6. What changes do you hope to see in your field as a result of the work being done in this area?
We hope this work can serve as a model for what is possible when multidisciplinary teams, informed by real-world input from both patients and providers, come together to co-create solutions. Through our collaboration across multiple Harvard institutions, we aim to show that AI can be both effective and safe in enhancing patient-provider communication.
Ultimately, our goal is to improve patient experience and outcomes by enabling more timely, personalized care – while also easing the burden on healthcare providers. Much of today’s burnout stems from non-clinical work done outside of patient visits, and this project offers a path to reduce that burden.

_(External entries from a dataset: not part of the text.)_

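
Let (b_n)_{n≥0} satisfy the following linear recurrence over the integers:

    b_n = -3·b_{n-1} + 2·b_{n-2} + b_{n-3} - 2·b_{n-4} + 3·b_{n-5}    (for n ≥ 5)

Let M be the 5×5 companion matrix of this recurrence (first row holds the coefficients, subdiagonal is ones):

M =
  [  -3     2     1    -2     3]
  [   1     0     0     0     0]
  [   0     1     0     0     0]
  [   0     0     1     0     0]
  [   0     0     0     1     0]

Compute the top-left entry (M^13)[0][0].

-8550708

(M^13)[0][0] is the top entry after applying M 13 times to the unit state (1, 0, 0, 0, 0). Equivalently it is h_{17} for the auxiliary sequence (h_n) obeying the same recurrence with h_4 = 1 and h_i = 0 for 0 ≤ i < 4:
h_5 = -3·1 + 2·0 + 1·0 + -2·0 + 3·0 = -3
h_6 = -3·-3 + 2·1 + 1·0 + -2·0 + 3·0 = 11
h_7 = -3·11 + 2·-3 + 1·1 + -2·0 + 3·0 = -38
h_8 = -3·-38 + 2·11 + 1·-3 + -2·1 + 3·0 = 131
h_9 = -3·131 + 2·-38 + 1·11 + -2·-3 + 3·1 = -449
h_10 = -3·-449 + 2·131 + 1·-38 + -2·11 + 3·-3 = 1540
h_11 = -3·1540 + 2·-449 + 1·131 + -2·-38 + 3·11 = -5278
h_12 = -3·-5278 + 2·1540 + 1·-449 + -2·131 + 3·-38 = 18089
h_13 = -3·18089 + 2·-5278 + 1·1540 + -2·-449 + 3·131 = -61992
h_14 = -3·-61992 + 2·18089 + 1·-5278 + -2·1540 + 3·-449 = 212449
h_15 = -3·212449 + 2·-61992 + 1·18089 + -2·-5278 + 3·1540 = -728066
h_16 = -3·-728066 + 2·212449 + 1·-61992 + -2·18089 + 3·-5278 = 2495092
h_17 = -3·2495092 + 2·-728066 + 1·212449 + -2·-61992 + 3·18089 = -8550708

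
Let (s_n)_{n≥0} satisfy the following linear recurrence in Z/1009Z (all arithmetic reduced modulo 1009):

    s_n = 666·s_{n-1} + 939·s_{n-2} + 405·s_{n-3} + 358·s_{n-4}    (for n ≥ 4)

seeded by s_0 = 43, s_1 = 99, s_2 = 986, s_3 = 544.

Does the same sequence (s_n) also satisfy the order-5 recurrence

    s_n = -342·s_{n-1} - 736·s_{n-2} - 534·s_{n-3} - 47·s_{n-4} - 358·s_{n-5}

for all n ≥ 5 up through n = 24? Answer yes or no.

Terms s_0..s_24: 43, 99, 986, 544, 668, 74, 702, 373, 216, 732, 979, 462, 487, 75, 520, 428, 328, 140, 955, 158, 612, 1002, 183, 994, 742
n=5: candidate gives 74, actual s_5 = 74 ✓
n=6: candidate gives 702, actual s_6 = 702 ✓
n=7: candidate gives 373, actual s_7 = 373 ✓
n=8: candidate gives 216, actual s_8 = 216 ✓
n=9: candidate gives 732, actual s_9 = 732 ✓
n=10: candidate gives 979, actual s_10 = 979 ✓
n=11: candidate gives 462, actual s_11 = 462 ✓
n=12: candidate gives 487, actual s_12 = 487 ✓
n=13: candidate gives 75, actual s_13 = 75 ✓
n=14: candidate gives 520, actual s_14 = 520 ✓
n=15: candidate gives 428, actual s_15 = 428 ✓
n=16: candidate gives 328, actual s_16 = 328 ✓
n=17: candidate gives 140, actual s_17 = 140 ✓
n=18: candidate gives 955, actual s_18 = 955 ✓
n=19: candidate gives 158, actual s_19 = 158 ✓
n=20: candidate gives 612, actual s_20 = 612 ✓
n=21: candidate gives 1002, actual s_21 = 1002 ✓
n=22: candidate gives 183, actual s_22 = 183 ✓
n=23: candidate gives 994, actual s_23 = 994 ✓
n=24: candidate gives 742, actual s_24 = 742 ✓

yes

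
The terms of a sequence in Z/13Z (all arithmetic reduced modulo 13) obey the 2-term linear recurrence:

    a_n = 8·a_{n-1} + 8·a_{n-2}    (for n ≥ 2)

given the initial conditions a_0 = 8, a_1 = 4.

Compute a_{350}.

a_2 = 8·4 + 8·8 = 5
a_3 = 8·5 + 8·4 = 7
a_4 = 8·7 + 8·5 = 5
a_5 = 8·5 + 8·7 = 5
a_6 = 8·5 + 8·5 = 2
a_7 = 8·2 + 8·5 = 4
a_8 = 8·4 + 8·2 = 9
a_9 = 8·9 + 8·4 = 0
a_10 = 8·0 + 8·9 = 7
a_11 = 8·7 + 8·0 = 4
a_12 = 8·4 + 8·7 = 10
a_13 = 8·10 + 8·4 = 8
a_14 = 8·8 + 8·10 = 1
a_15 = 8·1 + 8·8 = 7
a_16 = 8·7 + 8·1 = 12
a_17 = 8·12 + 8·7 = 9
a_18 = 8·9 + 8·12 = 12
a_19 = 8·12 + 8·9 = 12
a_20 = 8·12 + 8·12 = 10
a_21 = 8·10 + 8·12 = 7
a_22 = 8·7 + 8·10 = 6
a_23 = 8·6 + 8·7 = 0
a_24 = 8·0 + 8·6 = 9
a_25 = 8·9 + 8·0 = 7
a_26 = 8·7 + 8·9 = 11
a_27 = 8·11 + 8·7 = 1
a_28 = 8·1 + 8·11 = 5
a_29 = 8·5 + 8·1 = 9
a_30 = 8·9 + 8·5 = 8
a_31 = 8·8 + 8·9 = 6
a_32 = 8·6 + 8·8 = 8
a_33 = 8·8 + 8·6 = 8
a_34 = 8·8 + 8·8 = 11
a_35 = 8·11 + 8·8 = 9
a_36 = 8·9 + 8·11 = 4
a_37 = 8·4 + 8·9 = 0
a_38 = 8·0 + 8·4 = 6
a_39 = 8·6 + 8·0 = 9
a_40 = 8·9 + 8·6 = 3
a_41 = 8·3 + 8·9 = 5
a_42 = 8·5 + 8·3 = 12
a_43 = 8·12 + 8·5 = 6
a_44 = 8·6 + 8·12 = 1
a_45 = 8·1 + 8·6 = 4
a_46 = 8·4 + 8·1 = 1
a_47 = 8·1 + 8·4 = 1
a_48 = 8·1 + 8·1 = 3
a_49 = 8·3 + 8·1 = 6
a_50 = 8·6 + 8·3 = 7
a_51 = 8·7 + 8·6 = 0
a_52 = 8·0 + 8·7 = 4
a_53 = 8·4 + 8·0 = 6
a_54 = 8·6 + 8·4 = 2
a_55 = 8·2 + 8·6 = 12
a_56 = 8·12 + 8·2 = 8
a_57 = 8·8 + 8·12 = 4
(a_56, a_57) = (8, 4) = (a_0, a_1), so the sequence has period 56.
350 ≡ 14 (mod 56), hence a_350 = a_14 = 1.

1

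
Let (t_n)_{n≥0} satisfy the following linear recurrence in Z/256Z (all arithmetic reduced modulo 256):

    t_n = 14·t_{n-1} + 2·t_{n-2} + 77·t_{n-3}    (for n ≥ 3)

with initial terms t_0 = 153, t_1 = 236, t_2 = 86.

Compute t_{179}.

92

t_3 = 14·86 + 2·236 + 77·153 = 145
t_4 = 14·145 + 2·86 + 77·236 = 150
t_5 = 14·150 + 2·145 + 77·86 = 52
t_6 = 14·52 + 2·150 + 77·145 = 161
t_7 = 14·161 + 2·52 + 77·150 = 84
t_8 = 14·84 + 2·161 + 77·52 = 126
Continuing the recurrence:
  t_9 = 249;  t_10 = 222;  t_11 = 252;  t_12 = 105;  t_13 = 124;  t_14 = 102
  t_15 = 33;  t_16 = 230;  t_17 = 132;  t_18 = 241;  t_19 = 100;  t_20 = 14
  t_21 = 9;  t_22 = 174;  t_23 = 204;  t_24 = 57;  t_25 = 12;  t_26 = 118
  t_27 = 177;  t_28 = 54;  t_29 = 212;  t_30 = 65;  t_31 = 116;  t_32 = 158
  t_33 = 25;  t_34 = 126;  t_35 = 156;  t_36 = 9;  t_37 = 156;  t_38 = 134
  t_39 = 65;  t_40 = 134;  t_41 = 36;  t_42 = 145;  t_43 = 132;  t_44 = 46
  t_45 = 41;  t_46 = 78;  t_47 = 108;  t_48 = 217;  t_49 = 44;  t_50 = 150
  t_51 = 209;  t_52 = 214;  t_53 = 116;  t_54 = 225;  t_55 = 148;  t_56 = 190
  t_57 = 57;  t_58 = 30;  t_59 = 60;  t_60 = 169;  t_61 = 188;  t_62 = 166
  t_63 = 97;  t_64 = 38;  t_65 = 196;  t_66 = 49;  t_67 = 164;  t_68 = 78
  t_69 = 73;  t_70 = 238;  t_71 = 12;  t_72 = 121;  t_73 = 76;  t_74 = 182
  t_75 = 241;  t_76 = 118;  t_77 = 20;  t_78 = 129;  t_79 = 180;  t_80 = 222
  t_81 = 89;  t_82 = 190;  t_83 = 220;  t_84 = 73;  t_85 = 220;  t_86 = 198
  t_87 = 129;  t_88 = 198;  t_89 = 100;  t_90 = 209;  t_91 = 196;  t_92 = 110
  t_93 = 105;  t_94 = 142;  t_95 = 172;  t_96 = 25;  t_97 = 108;  t_98 = 214
  t_99 = 17;  t_100 = 22;  t_101 = 180;  t_102 = 33;  t_103 = 212;  t_104 = 254
  t_105 = 121;  t_106 = 94;  t_107 = 124;  t_108 = 233;  t_109 = 252;  t_110 = 230
  t_111 = 161;  t_112 = 102;  t_113 = 4;  t_114 = 113;  t_115 = 228;  t_116 = 142
  t_117 = 137;  t_118 = 46;  t_119 = 76;  t_120 = 185;  t_121 = 140;  t_122 = 246
  t_123 = 49;  t_124 = 182;  t_125 = 84;  t_126 = 193;  t_127 = 244;  t_128 = 30
  t_129 = 153;  t_130 = 254;  t_131 = 28;  t_132 = 137;  t_133 = 28;  t_134 = 6
  t_135 = 193;  t_136 = 6;  t_137 = 164;  t_138 = 17;  t_139 = 4;  t_140 = 174
  t_141 = 169;  t_142 = 206;  t_143 = 236;  t_144 = 89;  t_145 = 172;  t_146 = 22
  t_147 = 81;  t_148 = 86;  t_149 = 244;  t_150 = 97;  t_151 = 20;  t_152 = 62
  t_153 = 185;  t_154 = 158;  t_155 = 188;  t_156 = 41;  t_157 = 60;  t_158 = 38
  t_159 = 225;  t_160 = 166;  t_161 = 68;  t_162 = 177;  t_163 = 36;  t_164 = 206
  t_165 = 201;  t_166 = 110;  t_167 = 140;  t_168 = 249;  t_169 = 204;  t_170 = 54
  t_171 = 113;  t_172 = 246;  t_173 = 148;  t_174 = 1;  t_175 = 52;  t_176 = 94
  t_177 = 217
t_178 = 14·217 + 2·94 + 77·52 = 62
t_179 = 14·62 + 2·217 + 77·94 = 92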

With broader adoption, we hope this work contributes to the transformation of healthcare into a more sustainable, resilient system – one that better supports both the people who give care and those who receive it.
7. What’s an essential area in which AI and digital technologies will reshape the way businesses or society operate in the long run that we may not be considering?
One critical area that deserves more attention is data privacy and cross-sector data sharing. Despite the transformative potential of generative AI in healthcare, progress is often hindered by limited access to enabling APIs and a deep-rooted hesitation around data use and trust. These concerns – while valid – underscore the need for new models of responsible data stewardship that can foster collaboration across institutions and industries.
Today, many healthcare systems still operate in silos, often dictated by the boundaries of major electronic health record platforms. As a result, even the most promising AI innovations struggle to scale. In the long run, creating frameworks for secure, ethical, and multi-directional data and platform sharing – guided by public trust and shared purpose – could unlock enormous value. Other industries have already begun to realize these gains. Healthcare must follow suit if we hope to realize the full potential of AI to improve outcomes and efficiency at scale.
The D^3 Associates Program supports and accelerates faculty research into the ways AI and digital technologies are reshaping companies, organizations, society, and practice.